For me it is all about engagement, utilizing the facts, the science, the truth. No different than SCI’s Advocacy approach. Bear in mind it is not necessarily with anti-hunters (who constitute only a small portion of the world). They’re just loud. When you’re wrong on the truth, try to shout the truth down so it can’t be heard. But engage with legislators, courts, media (print, radio, social). 

That is where the real public resides. People who appreciate and recognize the truth. When we do engage in a positive and truthful manner, terminology does have meaning and consequences. So, it is important employ the basic terminology that SCI employs as it is accurate, truthful, clear and effective.

Nowhere is this more evident than in wildlife conservation. When hunters talk about it, we mean the effective conservation of wildlife. We call that sustainable use wildlife conservation because it is critical that those receiving the message not be confused about what we mean.

What sustainable use wildlife conservation means is conservation that results in the use of wildlife resources at levels that are sustainable. In other words, no net loss at the very least, and increased resources in many, if not most, instances.

As hunters, we are stewards of wildlife, which means that we recognize the moral responsibility to take good care of what nature has provided. Many species of wildlife that now are abundant likely could have become extinct without the money and efforts of hunters. These include species like bison and pronghorn in North America, for example. 

That money and the sweat equity of hunters produce the resources for anti-poaching and game management by wildlife professionals that ensure the future of wildlife. It is often said that were it not for hunters paying for licenses, hunting and the needs of wildlife, there would be no wildlife to conserve. Those are not idle words. That is the truth!

When we talk about sustainable use conservation, we mean effective conservation that leaves wildlife better off today than it was yesterday.

This is in stark contrast to what many others mean when they use the term “conservation.” Anti-hunters often mean preservation when they use the term conservation. Yet, the two terms are not interchangeable.

“Preservation” of wildlife presumes a limited quantity and that anything taken cannot or will not be replaced, while “sustainable use wildlife conservation” is an open-ended term that assumes the ability to maintain and even grow numbers of wildlife. For some, this may seem like a semantic difference as part of a word game, but it makes a huge difference in how messages to the public are received and perceived.

Whenever I talk about hunting and sustainable use wildlife conservation, I make it a point to add the words “sustainable use” because the idea is to conserve wildlife resources in a way that wildlife can be sustained indefinitely for all future generations.

I invite all SCI members to use the same terms when discussing conservation. If we all speak with one voice, we can positively influence the way non-hunters view us and hunting.

We may never change the minds and rhetoric of anti-hunters, but anti-hunters are a small minority. For sure, there are more active hunters. But that leaves about 80 percent of Americans, who, according to research, have a positive view of hunting. 

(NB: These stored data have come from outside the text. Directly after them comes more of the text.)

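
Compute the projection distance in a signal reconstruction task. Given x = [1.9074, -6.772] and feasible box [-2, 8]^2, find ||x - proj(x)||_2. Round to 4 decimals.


Project each component onto [-2, 8].
clip(1.9074) = 1.9074, clip(-6.772) = -2.0
Projection = [1.9074, -2.0]
Squared diffs: [0.0, 22.772]
Distance = sqrt(22.772) = 4.772


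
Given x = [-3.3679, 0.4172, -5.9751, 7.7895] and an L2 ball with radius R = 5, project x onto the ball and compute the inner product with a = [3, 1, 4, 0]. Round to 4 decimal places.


Step 1: Compute ||x|| (intermediates to 6 decimals).
||x|| = sqrt((-3.3679)^2 + 0.4172^2 + (-5.9751)^2 + 7.7895^2) = 10.387249
Step 2: Project.
Since ||x|| > R, scale = R/||x|| = 5/10.387249 = 0.481359, proj(x) = scale * x
proj(x) = [-1.621169, 0.200823, -2.876168, 3.749546]
Step 3: Dot product.
a^T * proj(x) = 3*(-1.621169) + 1*0.200823 + 4*(-2.876168) + 0*3.749546 = -16.1674


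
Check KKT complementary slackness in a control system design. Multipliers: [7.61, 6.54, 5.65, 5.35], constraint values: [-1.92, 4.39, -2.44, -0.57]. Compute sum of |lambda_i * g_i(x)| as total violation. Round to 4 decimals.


KKT complementary slackness check:
lambda_1 * g_1 = 7.61 * -1.92 = -14.6112
lambda_2 * g_2 = 6.54 * 4.39 = 28.7106
lambda_3 * g_3 = 5.65 * -2.44 = -13.786
lambda_4 * g_4 = 5.35 * -0.57 = -3.0495
Total violation = 14.6112 + 28.7106 + 13.786 + 3.0495 = 60.1573


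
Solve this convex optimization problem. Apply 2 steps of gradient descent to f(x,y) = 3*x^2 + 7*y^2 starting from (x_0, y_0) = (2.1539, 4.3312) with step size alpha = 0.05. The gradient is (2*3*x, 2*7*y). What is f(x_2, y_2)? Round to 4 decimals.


Gradient descent on f(x,y) = 3*x^2 + 7*y^2.
Starting point: (2.1539, 4.3312), alpha = 0.05
Step 1: grad_x = 2*3*2.1539 = 12.9234, grad_y = 2*7*4.3312 = 60.6368
  x_1 = 2.1539 - 0.05*12.9234 = 1.5077
  y_1 = 4.3312 - 0.05*60.6368 = 1.2994
Step 2: grad_x = 2*3*1.5077 = 9.0464, grad_y = 2*7*1.2994 = 18.191
  x_2 = 1.5077 - 0.05*9.0464 = 1.0554
  y_2 = 1.2994 - 0.05*18.191 = 0.3898
f(1.0554, 0.3898) = 3*1.0554^2 + 7*0.3898^2 = 4.4053


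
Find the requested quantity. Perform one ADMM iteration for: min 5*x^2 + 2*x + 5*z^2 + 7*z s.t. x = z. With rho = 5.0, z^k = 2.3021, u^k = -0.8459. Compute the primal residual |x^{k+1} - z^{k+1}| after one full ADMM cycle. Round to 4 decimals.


ADMM iteration with rho = 5.0, z^k = 2.3021, u^k = -0.8459
Step 1: x-update.
Minimize 5*x^2 + 2*x + (5.0/2)*(x - 2.3021 - 0.8459)^2
FOC: (2*5 + 5.0)*x = -2 + 5.0*(2.3021 + 0.8459)
x^{k+1} = 0.916
Step 2: z-update.
Minimize 5*z^2 + 7*z + (5.0/2)*(0.916 - z - 0.8459)^2
FOC: (2*5 + 5.0)*z = -7 + 5.0*(0.916 - 0.8459)
z^{k+1} = -0.4433
Step 3: u-update.
u^{k+1} = -0.8459 + 0.916 + 0.4433 = 0.5134
Step 4: Primal residual = |0.916 + 0.4433| = 1.3593


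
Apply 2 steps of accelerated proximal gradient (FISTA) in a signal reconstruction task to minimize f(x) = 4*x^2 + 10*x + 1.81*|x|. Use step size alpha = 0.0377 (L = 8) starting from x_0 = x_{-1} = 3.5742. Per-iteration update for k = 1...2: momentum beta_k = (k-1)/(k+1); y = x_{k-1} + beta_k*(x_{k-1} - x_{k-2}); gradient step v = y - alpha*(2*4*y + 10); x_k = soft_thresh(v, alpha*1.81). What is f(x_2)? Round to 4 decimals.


FISTA on f(x) = 4*x^2 + 10*x + 1.81*|x|
L = 8, alpha = 0.0377
Iteration 1: beta = 0.0, y = 3.5742 + 0.0*(3.5742 - 3.5742) = 3.5742
  grad(y) = 38.5936, v = y - alpha*grad = 2.1192
  prox(v) = soft_thresh(2.1192, 0.0682) = 2.051
Iteration 2: beta = 0.3333, y = 2.051 + 0.3333*(2.051 - 3.5742) = 1.5432
  grad(y) = 22.346, v = y - alpha*grad = 0.7008
  prox(v) = soft_thresh(0.7008, 0.0682) = 0.6326
f(x_2) = 4*0.6326^2 + 10*0.6326 + 1.81*|0.6326| = 9.0712


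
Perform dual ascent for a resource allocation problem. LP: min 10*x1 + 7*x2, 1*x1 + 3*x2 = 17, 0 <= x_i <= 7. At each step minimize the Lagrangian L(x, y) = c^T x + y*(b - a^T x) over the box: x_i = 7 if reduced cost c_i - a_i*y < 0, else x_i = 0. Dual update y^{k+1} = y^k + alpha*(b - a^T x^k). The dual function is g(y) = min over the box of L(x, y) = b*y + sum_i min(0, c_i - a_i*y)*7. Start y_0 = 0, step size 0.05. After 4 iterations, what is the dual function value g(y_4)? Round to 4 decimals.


Dual ascent for LP: min 10*x1 + 7*x2, 1*x1 + 3*x2 = 17, 0 <= x_i <= 7
Step 1: y^k = 0.0, reduced costs: (10.0, 7.0)
  x^k = (0.0, 0.0), subgradient = b - a^T x = 17.0
  y^{k+1} = 0.0 + 0.05*17.0 = 0.85
Step 2: y^k = 0.85, reduced costs: (9.15, 4.45)
  x^k = (0.0, 0.0), subgradient = b - a^T x = 17.0
  y^{k+1} = 0.85 + 0.05*17.0 = 1.7
Step 3: y^k = 1.7, reduced costs: (8.3, 1.9)
  x^k = (0.0, 0.0), subgradient = b - a^T x = 17.0
  y^{k+1} = 1.7 + 0.05*17.0 = 2.55
Step 4: y^k = 2.55, reduced costs: (7.45, -0.65)
  x^k = (0.0, 7.0), subgradient = b - a^T x = -4.0
  y^{k+1} = 2.55 + 0.05*-4.0 = 2.35
Dual objective at y_4 = 2.35: reduced costs (7.65, -0.05), box minimizer x = (0.0, 7.0)
g(y_4) = b*y + (c1 - a1*y)*x1 + (c2 - a2*y)*x2 = 17*2.35 + 7.65*0.0 + (-0.05)*7.0 = 39.95 + 0.0 - 0.35 = 39.6


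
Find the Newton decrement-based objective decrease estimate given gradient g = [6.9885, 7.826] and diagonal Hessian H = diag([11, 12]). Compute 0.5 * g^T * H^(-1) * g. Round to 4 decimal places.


Step 1: H is diagonal, so H^(-1) * g = [0.6353, 0.6522].
Step 2: g^T H^(-1) g = sum_i g_i^2 / H_ii
  = (6.9885)^2/11 + (7.826)^2/12
  = 4.4399 + 5.1039 = 9.5438
Step 3: Objective decrease = 0.5 * g^T H^(-1) g = 4.7719


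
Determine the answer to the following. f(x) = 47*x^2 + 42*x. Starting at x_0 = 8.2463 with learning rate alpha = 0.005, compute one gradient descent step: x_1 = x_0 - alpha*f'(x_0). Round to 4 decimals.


We compute the gradient at x_0 and apply the update.
f'(x) = 94*x + 42
f'(8.2463) = 94*8.2463 + 42 = 817.1522
x_1 = 8.2463 - 0.005*817.1522 = 4.1605


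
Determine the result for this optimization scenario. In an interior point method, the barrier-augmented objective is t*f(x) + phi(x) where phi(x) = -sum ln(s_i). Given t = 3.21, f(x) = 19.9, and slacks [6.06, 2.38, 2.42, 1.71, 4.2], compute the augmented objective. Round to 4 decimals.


Step 1: Compute log-barrier.
ln values: [1.8017, 0.8671, 0.8838, 0.5365, 1.4351]
phi = -(1.8017 + 0.8671 + 0.8838 + 0.5365 + 1.4351) = -5.5242
Step 2: Compute augmented objective.
t*f(x) = 3.21*19.9 = 63.879
Total = 63.879 - 5.5242 = 58.3548


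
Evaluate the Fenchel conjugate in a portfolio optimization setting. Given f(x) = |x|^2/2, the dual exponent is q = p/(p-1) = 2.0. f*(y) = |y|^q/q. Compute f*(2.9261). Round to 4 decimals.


The conjugate exponent q satisfies 1/p + 1/q = 1.
p = 2, so q = 2/(2 - 1) = 2.0
|y|^q = 2.9261^2.0 = 8.5621
f*(2.9261) = 8.5621 / 2.0 = 4.281


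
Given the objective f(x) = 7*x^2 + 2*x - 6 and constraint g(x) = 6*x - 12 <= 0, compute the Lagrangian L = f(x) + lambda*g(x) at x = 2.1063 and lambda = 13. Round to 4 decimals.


Step 1: Evaluate f(x).
f(2.1063) = 7*2.1063^2 + 2*2.1063 - 6 = 29.2681
Step 2: Evaluate g(x).
g(2.1063) = 6*2.1063 - 12 = 0.6378
Step 3: Compute Lagrangian.
L = 29.2681 + 13*0.6378 = 37.5595


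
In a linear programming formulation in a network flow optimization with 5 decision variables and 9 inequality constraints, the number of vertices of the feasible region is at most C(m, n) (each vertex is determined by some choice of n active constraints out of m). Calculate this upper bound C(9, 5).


Each vertex corresponds to some choice of n active constraints out of m, so the number of vertices is at most C(m, n) = m! / (n!(m-n)!).
m = 9, n = 5
Numerator: 9 * 8 * 7 * 6 * 5
Denominator: 5! = 120
C(9, 5) = 126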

But unless they hear, see or read about how it is that hunters are the ones who actually pay for wildlife conservation; unless they are told and shown the truth about hunting and hunting conservation practices, they only hear empty, baseless, non-scientific rhetoric which has been known to unduly prejudice. 

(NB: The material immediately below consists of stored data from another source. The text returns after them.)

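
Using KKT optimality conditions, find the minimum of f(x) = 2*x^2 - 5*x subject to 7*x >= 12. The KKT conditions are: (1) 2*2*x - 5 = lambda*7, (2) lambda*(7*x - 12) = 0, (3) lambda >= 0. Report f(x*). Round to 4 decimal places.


Step 1: Try lambda = 0 (constraint inactive).
x_unc = 5/(2*2) = 1.25
Check: 7*1.25 = 8.75 < 12 -- violated!
Step 2: Constraint must be active: 7*x = 12
x* = 12/7 = 1.7143 (rounded; the exact value 12/7 is used below)
lambda = (2*2*(12/7) - 5)/7 = 0.2653
Step 3: Compute optimal value.
f(x*) = 2*(12/7)^2 - 5*(12/7) = -2.6939


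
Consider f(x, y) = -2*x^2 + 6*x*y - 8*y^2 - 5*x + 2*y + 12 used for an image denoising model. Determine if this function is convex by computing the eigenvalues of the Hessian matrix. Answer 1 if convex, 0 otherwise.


The Hessian of f(x,y) = -2*x^2 + 6*x*y - 8*y^2 - 5*x + 2*y + 12 is:
H = [[-4, 6], [6, -16]]
Trace = -4 - 16 = -20
Determinant = -4*-16 - (6)^2 = 28
Discriminant = (-20)^2 - 4*28 = 288.0
Eigenvalues: lambda_1 = -18.4853, lambda_2 = -1.5147
The function is not convex.

0


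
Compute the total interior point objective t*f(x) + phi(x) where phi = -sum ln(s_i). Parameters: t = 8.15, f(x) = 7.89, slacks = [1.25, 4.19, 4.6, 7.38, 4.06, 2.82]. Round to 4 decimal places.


Step 1: Compute log-barrier.
ln values: [0.2231, 1.4327, 1.5261, 1.9988, 1.4012, 1.0367]
phi = -(0.2231 + 1.4327 + 1.5261 + 1.9988 + 1.4012 + 1.0367) = -7.6186
Step 2: Compute augmented objective.
t*f(x) = 8.15*7.89 = 64.3035
Total = 64.3035 - 7.6186 = 56.6849


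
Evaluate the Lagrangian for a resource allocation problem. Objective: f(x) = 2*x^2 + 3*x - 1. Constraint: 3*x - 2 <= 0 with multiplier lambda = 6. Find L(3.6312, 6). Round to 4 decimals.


Step 1: Evaluate f(x).
f(3.6312) = 2*3.6312^2 + 3*3.6312 - 1 = 36.2648
Step 2: Evaluate g(x).
g(3.6312) = 3*3.6312 - 2 = 8.8936
Step 3: Compute Lagrangian.
L = 36.2648 + 6*8.8936 = 89.6264


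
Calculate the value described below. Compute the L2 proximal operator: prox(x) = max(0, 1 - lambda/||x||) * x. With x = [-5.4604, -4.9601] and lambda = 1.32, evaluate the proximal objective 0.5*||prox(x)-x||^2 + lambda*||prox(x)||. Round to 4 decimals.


Step 1: Compute ||x||.
||x|| = 7.3769
Step 2: Compute scaling factor.
scale = max(0, 1 - 1.32/7.3769) = 0.8211
Step 3: prox(x) = [-4.4833, -4.0726]
||prox(x)|| = 6.0569
Step 4: Proximal objective.
0.5*||prox-x||^2 = 0.8712
lambda*||prox|| = 7.9951
Total = 8.8663


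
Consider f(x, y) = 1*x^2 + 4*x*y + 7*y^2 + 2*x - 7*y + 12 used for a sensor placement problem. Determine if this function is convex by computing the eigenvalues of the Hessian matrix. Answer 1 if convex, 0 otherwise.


The Hessian of f(x,y) = 1*x^2 + 4*x*y + 7*y^2 + 2*x - 7*y + 12 is:
H = [[2, 4], [4, 14]]
Trace = 2 + 14 = 16
Determinant = 2*14 - (4)^2 = 12
Discriminant = (16)^2 - 4*12 = 208.0
Eigenvalues: lambda_1 = 0.7889, lambda_2 = 15.2111
The function is convex.

1


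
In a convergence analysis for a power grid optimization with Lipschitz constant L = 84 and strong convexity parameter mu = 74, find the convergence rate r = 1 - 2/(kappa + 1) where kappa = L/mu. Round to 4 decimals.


Step 1: Compute the condition number.
kappa = L/mu = 84/74 = 1.1351
Step 2: Compute the convergence rate.
r = 1 - 2/(kappa + 1) = 1 - 2*mu/(L + mu) = (L - mu)/(L + mu) = 10/158 = 0.0633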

Hence, it behooves us, as hunters, to help non-hunters understand what we mean when we talk about sustainable use wildlife conservation and why it is important, especially for the animal species that face potential disaster if the money from hunting is not there to ensure a bright future for wildlife in wild places around the world.

Sustainable use conservation is achieved with applied science, not emotion. How anti-hunters feel about wildlife matters only if non-hunters believe the antis’ delusions.

As hunters, we are the good guys. Thank you all for being members of SCI and for doing what you can to help save hunting for the future. Good hunting!